This year’s proposal, sponsored by nearly half of the 50 senators, would require company-level commanders to be notified before a loan is issued to one of their lower-ranked soldiers, airmen or Marines. A loan to a service member also could be canceled within 30 days. Minimum loan terms for all borrowers also would be doubled to one year.

The number of consumer lending offices in the state has fallen by about 100 offices to less than 500 and the number of employees has decreased by more than 1,300 since 2002, according to state figures. Some of the reductions can be attributed to industry consolidation.

Lenders can choose to operate under two rate structures. The most common one allows them to write loans of up to $10,000. They can charge 30 percent on the first $1,000 and 18 percent on the next $6,500. An 18 percent flat rate on the entire principal is charged when the balance exceeds $7,500.

Another interest structure not commonly used for loans up to $3,000 with a maximum 36 percent rate would be eliminated in legislation filed by Sen. Rick Gunn, R-Alamance, and 22 others. Instead, the maximum loan amount of $10,000 would rise to $15,000. Lenders could charge 30 percent on the first $5,000, 24 percent on the next $5,000 and 18 percent on the last $5,000. The highest volume of loans has consistently been between $1,000 and $3,000.

McKinley, who is part of the Resident Lenders of North Carolina trade group, said the vast majority of the loans would see a “modest increase” of a few dollars per month. Borrowing $10,000 over five years would cost about $47 more a month or $2,800 over the life on the loan.

Consumer advocates point to data showing two-thirds of all were made to renew existing accounts as proof too many customers are caught in a debt cycle through refinancing current loans. Needless insurance products also add thousands of dollars in additional interest over a loan’s life, they say.

“The military was concerned enough that these kinds of loans could cause real problems for their enlisted personnel that they got special protections put in,” said Chris Kukla with the Durham-based Center for Responsible Lending. “It then illustrates that this is a financial product with significant peril.”

A comprehensive industry study in early 2011 by then-state banking Commissioner Joseph Smith— who recommended no changes to consumer finance rules — seemed to partially burst arguments from both sides.

The report said companies had a profit margin of between 9 percent and 10 percent. Smith wrote that while installment lending isn’t a growth industry, “the potential for profitability continues to exist under the existing framework.” Smith also wrote he saw “no compelling evidence” that refinancing was an abuse of consumers.

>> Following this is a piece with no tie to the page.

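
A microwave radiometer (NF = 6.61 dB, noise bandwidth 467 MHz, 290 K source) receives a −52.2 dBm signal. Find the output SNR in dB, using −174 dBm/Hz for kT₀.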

The Resident Lenders of North Carolina and N.C. Financial Services Association have 10 registered lobbyists combined this year, according to state records. Donors related to consumer finance companies have been giving campaign donations to General Assembly members for years. State Board of Elections records show legislative candidates, Gov. Pat McCrory and others reporting a combined $41,900 from the Resident Lenders PAC during the 2012 election cycle.